My code works but it is too slow for the last test. I have already tried a lot of tweaks, but it still fails. Looks like I am really missing out some “shortcut”…
This is the part of the code that does most of the work:
function play ($number, $N, $level) { ++$level; $N -= $number; if ($N < 0 || in_array($N, NEXT_MOVES[$number])) { return false; } if ($N == 0 || min(NEXT_MOVES[$number]) > $N) { return true; } foreach (NEXT_MOVES[$number] as $nextMove) { if ($nextMove > $N) continue; if (play($nextMove, $N, $level)) return false; } return true; }
I play the numbers in descreasing order (highest possible first). As soon as one side “wins”, I go back one “level” and try the next number. The $level variable is there for debugging purposes only.
I changed it all up and replaced the function for 2 additional loops. that “worked”, but it’s not as pretty as this solution was 
but I learned something new about how to really increase the speed 
I don’t understand what makes a winning starting move…I can always find a path to a win based on the starting number and subsequent moves therefore I must not understand something. For instance in test case 2, N = 9 and the winning numbers are 1,7,8,9.
However if I pick 2, N = 7 and player two has options 1, 3, 4, 5 or 6.
–if he picks 6 I lose because N = 1 and my options are 2,3,5,8,9 all would make N negative
–if he picks 5 I win because N = 2 and my only non negative options are 1 or 2 which make him lose
–if he picks 4 I lose
–if he picks 3 I lose
–if he picks 1 we go another round with N =6 and my options are 2, 3, 5 (8,9) are losers
----I pick 5 I lose because N = 1 and he picks 1
----I pick 3 I win
----I pick 2 we go another round with 2 more outcomes 1 win each.
Based on the above I would conclude that 2 is a winner when starting at 9 can someone explain what I am missing?
1 Like
In game theory we say something is a “winning move” for player 1 if for all subsequent moves by player 2, player 1 will still always win.
Therefore for N = 9, 2 is not a winning move. You said “If [player 2] picks 6 I lose”. Therefore the initial move of 2 does not guarantee a win for player 1.
However, for N = 9, 1 is an example of a winning move. Here player 2 has 3 options which are 4, 5 or 2.

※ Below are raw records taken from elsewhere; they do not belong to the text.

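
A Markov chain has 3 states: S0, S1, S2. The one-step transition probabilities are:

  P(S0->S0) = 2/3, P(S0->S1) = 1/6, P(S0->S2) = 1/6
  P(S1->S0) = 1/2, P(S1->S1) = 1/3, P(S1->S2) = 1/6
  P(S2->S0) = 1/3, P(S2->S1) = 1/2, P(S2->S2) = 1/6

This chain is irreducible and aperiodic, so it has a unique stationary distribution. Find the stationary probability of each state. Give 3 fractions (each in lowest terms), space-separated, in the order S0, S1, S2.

Answer: 17/30 4/15 1/6

Derivation:
The stationary distribution satisfies pi = pi * P, i.e.:
  pi_S0 = 2/3*pi_S0 + 1/2*pi_S1 + 1/3*pi_S2
  pi_S1 = 1/6*pi_S0 + 1/3*pi_S1 + 1/2*pi_S2
  pi_S2 = 1/6*pi_S0 + 1/6*pi_S1 + 1/6*pi_S2
with normalization: pi_S0 + pi_S1 + pi_S2 = 1.

Using the first 2 balance equations plus normalization, the linear system A*pi = b is:
  [-1/3, 1/2, 1/3] . pi = 0
  [1/6, -2/3, 1/2] . pi = 0
  [1, 1, 1] . pi = 1

Solving yields:
  pi_S0 = 17/30
  pi_S1 = 4/15
  pi_S2 = 1/6

Verification (pi * P):
  17/30*2/3 + 4/15*1/2 + 1/6*1/3 = 17/30 = pi_S0  (ok)
  17/30*1/6 + 4/15*1/3 + 1/6*1/2 = 4/15 = pi_S1  (ok)
  17/30*1/6 + 4/15*1/6 + 1/6*1/6 = 1/6 = pi_S2  (ok)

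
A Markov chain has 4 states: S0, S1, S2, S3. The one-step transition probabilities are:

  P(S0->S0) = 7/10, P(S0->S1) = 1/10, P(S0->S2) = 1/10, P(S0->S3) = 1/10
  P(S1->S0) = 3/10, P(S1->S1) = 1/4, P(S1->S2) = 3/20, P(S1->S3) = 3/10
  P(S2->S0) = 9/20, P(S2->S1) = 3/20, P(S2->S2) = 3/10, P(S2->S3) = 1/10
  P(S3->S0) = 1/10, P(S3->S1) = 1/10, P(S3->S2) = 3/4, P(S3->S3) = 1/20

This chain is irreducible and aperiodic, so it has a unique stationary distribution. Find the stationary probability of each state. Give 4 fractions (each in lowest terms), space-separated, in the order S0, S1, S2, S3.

The stationary distribution satisfies pi = pi * P, i.e.:
  pi_S0 = 7/10*pi_S0 + 3/10*pi_S1 + 9/20*pi_S2 + 1/10*pi_S3
  pi_S1 = 1/10*pi_S0 + 1/4*pi_S1 + 3/20*pi_S2 + 1/10*pi_S3
  pi_S2 = 1/10*pi_S0 + 3/20*pi_S1 + 3/10*pi_S2 + 3/4*pi_S3
  pi_S3 = 1/10*pi_S0 + 3/10*pi_S1 + 1/10*pi_S2 + 1/20*pi_S3
with normalization: pi_S0 + pi_S1 + pi_S2 + pi_S3 = 1.

Using the first 3 balance equations plus normalization, the linear system A*pi = b is:
  [-3/10, 3/10, 9/20, 1/10] . pi = 0
  [1/10, -3/4, 3/20, 1/10] . pi = 0
  [1/10, 3/20, -7/10, 3/4] . pi = 0
  [1, 1, 1, 1] . pi = 1

Solving yields:
  pi_S0 = 2919/5639
  pi_S1 = 740/5639
  pi_S2 = 1302/5639
  pi_S3 = 678/5639

Verification (pi * P):
  2919/5639*7/10 + 740/5639*3/10 + 1302/5639*9/20 + 678/5639*1/10 = 2919/5639 = pi_S0  (ok)
  2919/5639*1/10 + 740/5639*1/4 + 1302/5639*3/20 + 678/5639*1/10 = 740/5639 = pi_S1  (ok)
  2919/5639*1/10 + 740/5639*3/20 + 1302/5639*3/10 + 678/5639*3/4 = 1302/5639 = pi_S2  (ok)
  2919/5639*1/10 + 740/5639*3/10 + 1302/5639*1/10 + 678/5639*1/20 = 678/5639 = pi_S3  (ok)

Answer: 2919/5639 740/5639 1302/5639 678/5639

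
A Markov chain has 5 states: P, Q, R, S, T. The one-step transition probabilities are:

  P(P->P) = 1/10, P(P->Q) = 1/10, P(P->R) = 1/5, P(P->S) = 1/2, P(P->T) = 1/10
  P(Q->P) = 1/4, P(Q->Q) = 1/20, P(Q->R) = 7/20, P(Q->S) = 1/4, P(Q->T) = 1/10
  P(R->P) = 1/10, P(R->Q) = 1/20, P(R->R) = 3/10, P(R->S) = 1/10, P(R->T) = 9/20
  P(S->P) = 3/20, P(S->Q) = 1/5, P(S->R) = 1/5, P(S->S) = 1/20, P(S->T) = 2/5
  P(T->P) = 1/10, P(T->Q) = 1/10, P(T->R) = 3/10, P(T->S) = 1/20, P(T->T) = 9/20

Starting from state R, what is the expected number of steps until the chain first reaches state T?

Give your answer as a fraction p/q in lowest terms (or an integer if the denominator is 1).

Let h_i = expected steps to first reach T from state i.
Boundary: h_T = 0.
First-step equations for the other states:
  h_P = 1 + 1/10*h_P + 1/10*h_Q + 1/5*h_R + 1/2*h_S + 1/10*h_T
  h_Q = 1 + 1/4*h_P + 1/20*h_Q + 7/20*h_R + 1/4*h_S + 1/10*h_T
  h_R = 1 + 1/10*h_P + 1/20*h_Q + 3/10*h_R + 1/10*h_S + 9/20*h_T
  h_S = 1 + 3/20*h_P + 1/5*h_Q + 1/5*h_R + 1/20*h_S + 2/5*h_T

Substituting h_T = 0 and rearranging gives the linear system (I - Q) h = 1:
  [9/10, -1/10, -1/5, -1/2] . (h_P, h_Q, h_R, h_S) = 1
  [-1/4, 19/20, -7/20, -1/4] . (h_P, h_Q, h_R, h_S) = 1
  [-1/10, -1/20, 7/10, -1/10] . (h_P, h_Q, h_R, h_S) = 1
  [-3/20, -1/5, -1/5, 19/20] . (h_P, h_Q, h_R, h_S) = 1

Solving yields:
  h_P = 56385/14776
  h_Q = 7095/1847
  h_R = 19805/7388
  h_S = 44745/14776

Starting state is R, so the expected hitting time is h_R = 19805/7388.

Answer: 19805/7388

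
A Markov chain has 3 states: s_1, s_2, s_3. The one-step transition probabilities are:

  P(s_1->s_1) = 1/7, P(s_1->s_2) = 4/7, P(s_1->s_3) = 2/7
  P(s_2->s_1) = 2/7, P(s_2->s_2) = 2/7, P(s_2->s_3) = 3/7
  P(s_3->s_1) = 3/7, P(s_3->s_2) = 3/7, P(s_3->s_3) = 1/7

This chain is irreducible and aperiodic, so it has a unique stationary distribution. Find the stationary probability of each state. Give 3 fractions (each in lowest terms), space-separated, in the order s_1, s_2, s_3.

The stationary distribution satisfies pi = pi * P, i.e.:
  pi_s_1 = 1/7*pi_s_1 + 2/7*pi_s_2 + 3/7*pi_s_3
  pi_s_2 = 4/7*pi_s_1 + 2/7*pi_s_2 + 3/7*pi_s_3
  pi_s_3 = 2/7*pi_s_1 + 3/7*pi_s_2 + 1/7*pi_s_3
with normalization: pi_s_1 + pi_s_2 + pi_s_3 = 1.

Using the first 2 balance equations plus normalization, the linear system A*pi = b is:
  [-6/7, 2/7, 3/7] . pi = 0
  [4/7, -5/7, 3/7] . pi = 0
  [1, 1, 1] . pi = 1

Solving yields:
  pi_s_1 = 21/73
  pi_s_2 = 30/73
  pi_s_3 = 22/73

Verification (pi * P):
  21/73*1/7 + 30/73*2/7 + 22/73*3/7 = 21/73 = pi_s_1  (ok)
  21/73*4/7 + 30/73*2/7 + 22/73*3/7 = 30/73 = pi_s_2  (ok)
  21/73*2/7 + 30/73*3/7 + 22/73*1/7 = 22/73 = pi_s_3  (ok)

Answer: 21/73 30/73 22/73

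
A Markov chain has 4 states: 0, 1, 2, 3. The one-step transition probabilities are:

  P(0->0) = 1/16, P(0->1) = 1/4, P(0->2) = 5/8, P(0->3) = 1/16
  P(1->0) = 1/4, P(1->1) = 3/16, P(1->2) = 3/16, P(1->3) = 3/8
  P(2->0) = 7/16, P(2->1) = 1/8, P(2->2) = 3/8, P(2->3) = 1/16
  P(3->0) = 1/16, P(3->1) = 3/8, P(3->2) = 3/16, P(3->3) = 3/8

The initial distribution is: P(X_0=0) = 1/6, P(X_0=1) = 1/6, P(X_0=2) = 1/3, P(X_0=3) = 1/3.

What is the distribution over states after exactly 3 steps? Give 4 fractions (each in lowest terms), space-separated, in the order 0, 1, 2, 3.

Answer: 1909/8192 1793/8192 2883/8192 1607/8192

Derivation:
Propagating the distribution step by step (d_{t+1} = d_t * P):
d_0 = (0=1/6, 1=1/6, 2=1/3, 3=1/3)
  d_1[0] = 1/6*1/16 + 1/6*1/4 + 1/3*7/16 + 1/3*1/16 = 7/32
  d_1[1] = 1/6*1/4 + 1/6*3/16 + 1/3*1/8 + 1/3*3/8 = 23/96
  d_1[2] = 1/6*5/8 + 1/6*3/16 + 1/3*3/8 + 1/3*3/16 = 31/96
  d_1[3] = 1/6*1/16 + 1/6*3/8 + 1/3*1/16 + 1/3*3/8 = 7/32
d_1 = (0=7/32, 1=23/96, 2=31/96, 3=7/32)
  d_2[0] = 7/32*1/16 + 23/96*1/4 + 31/96*7/16 + 7/32*1/16 = 117/512
  d_2[1] = 7/32*1/4 + 23/96*3/16 + 31/96*1/8 + 7/32*3/8 = 341/1536
  d_2[2] = 7/32*5/8 + 23/96*3/16 + 31/96*3/8 + 7/32*3/16 = 11/32
  d_2[3] = 7/32*1/16 + 23/96*3/8 + 31/96*1/16 + 7/32*3/8 = 79/384
d_2 = (0=117/512, 1=341/1536, 2=11/32, 3=79/384)
  d_3[0] = 117/512*1/16 + 341/1536*1/4 + 11/32*7/16 + 79/384*1/16 = 1909/8192
  d_3[1] = 117/512*1/4 + 341/1536*3/16 + 11/32*1/8 + 79/384*3/8 = 1793/8192
  d_3[2] = 117/512*5/8 + 341/1536*3/16 + 11/32*3/8 + 79/384*3/16 = 2883/8192
  d_3[3] = 117/512*1/16 + 341/1536*3/8 + 11/32*1/16 + 79/384*3/8 = 1607/8192
d_3 = (0=1909/8192, 1=1793/8192, 2=2883/8192, 3=1607/8192)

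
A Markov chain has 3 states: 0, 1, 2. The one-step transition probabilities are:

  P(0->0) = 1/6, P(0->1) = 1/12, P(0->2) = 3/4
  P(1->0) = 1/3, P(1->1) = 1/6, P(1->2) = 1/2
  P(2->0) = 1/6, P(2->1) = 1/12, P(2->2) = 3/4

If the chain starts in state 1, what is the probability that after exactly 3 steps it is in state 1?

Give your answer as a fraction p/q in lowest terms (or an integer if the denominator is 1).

Answer: 79/864

Derivation:
Computing P^3 by repeated multiplication:
P^1 =
  0: [1/6, 1/12, 3/4]
  1: [1/3, 1/6, 1/2]
  2: [1/6, 1/12, 3/4]
P^2 =
  0: [13/72, 13/144, 35/48]
  1: [7/36, 7/72, 17/24]
  2: [13/72, 13/144, 35/48]
P^3 =
  0: [157/864, 157/1728, 419/576]
  1: [79/432, 79/864, 209/288]
  2: [157/864, 157/1728, 419/576]

(P^3)[1 -> 1] = 79/864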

1 > 4 > 1 > 2 > 1 Player 1 wins
1 > 5 > 3 Player 1 wins
1 > 2 > 6 Player 1 wins
Notice how there are no choices player 2 can make which makes player 1 lose.
2 Likes
Thank you. That makes this puzzle much easier to understand.
For the value N = 35
if the first player starts by choosing 1
The best selection for the first player to win is 1 2 3 5 7 8 9 (at the end N = 0)
While the second player can also win if the choice is following this sequence 1 4 7 8 9 6 (at the end N = 0)
So the best sequence is the second one (1 4 7 8 9 6). As a result, the second player wins
What is the criterion for choosing the best sequence?
It wouldn’t hurt if this definition of a winning move would be included in the statement of this puzzle.